Reactions to Principles Adoption

Relevant resources about the OECD’s adoption of the Development Cooperation Principles on Relevant and Effective Support to Media and the Information Environment

The National Endowment for Democracy (NED) welcomes the adoption of new Development Cooperation Principles for Relevant and Effective Support to Media and the Information Environment

“Independent media and a healthy information ecosystem are foundational to protecting democracy and development gains and must be a high priority for international cooperation,” said Nick Benequista, Senior Director at the Center for International Media Assistance (CIMA) at the National Endowment for Democracy. “We hope that these principles represent a turning point for aid to the media sector.”

Media Freedom Coalition Statement on the OECD Development Assistance Committee’s Media and Information Principles

The members of the Media Freedom Coalition are in an excellent position to strongly support the implementation of these principles.

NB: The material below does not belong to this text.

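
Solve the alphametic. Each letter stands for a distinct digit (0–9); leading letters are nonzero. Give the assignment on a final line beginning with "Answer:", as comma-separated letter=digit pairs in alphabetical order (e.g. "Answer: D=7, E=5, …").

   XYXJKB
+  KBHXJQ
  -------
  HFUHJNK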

Collective implementation of the principles offers the prospect that independent media will be safeguarded, and global information integrity preserved.

OECD approves new guiding principles for media development (overview by DW Akademie)

Going forward, members of the Network on Governance of the OECD DAC will discuss the implementation of the principles every two years based on voluntary reports. As part of its planned State of Media Development Report, DW Akademie is looking into the possibility of developing a tool for the sector to track the implementation of the principles.

"Ramping up support for independent journalism"

"A big thing just happened. The West’s major donor countries adopted principles for more and better support to journalism in developing countries. In 2026, they will review any progress made. After two years, civil society action by the Global Forum for Media Development built enough momentum to get 32 donor country reps to agree the principles. Kudos! It happened on 22 March at the Development Assistance Committee of the Organisation for Economic Co-operation and Development. Fifty member countries of the Media Freedom Coalition have also since signed up. The OECD principles follow research showing that total annual donor funding allocated to media and the information environment is only 0.5% of the total Official Development Assistance. Germany and the UK claim higher fractions, but this is because they brazenly include as “development spending” allocations to the Deutsche Welle and the BBC World Service. What actually goes towards media in developing countries is only 8% of the 0.5%. In a massive understatement, the OECD recognises that this is “insufficient to address the challenges...”. Exactly. Where’s the logic of putting aid into health or schooling, yet ignoring support for journalism to monitor accountability for what happens on the ground? The current proportions in funding need radical revision – especially when media is in crisis, and when developing countries have not just information deficits, but are facing floods of disinformation." said in his LinkedIn post Guy Berger, former UNESCO Director.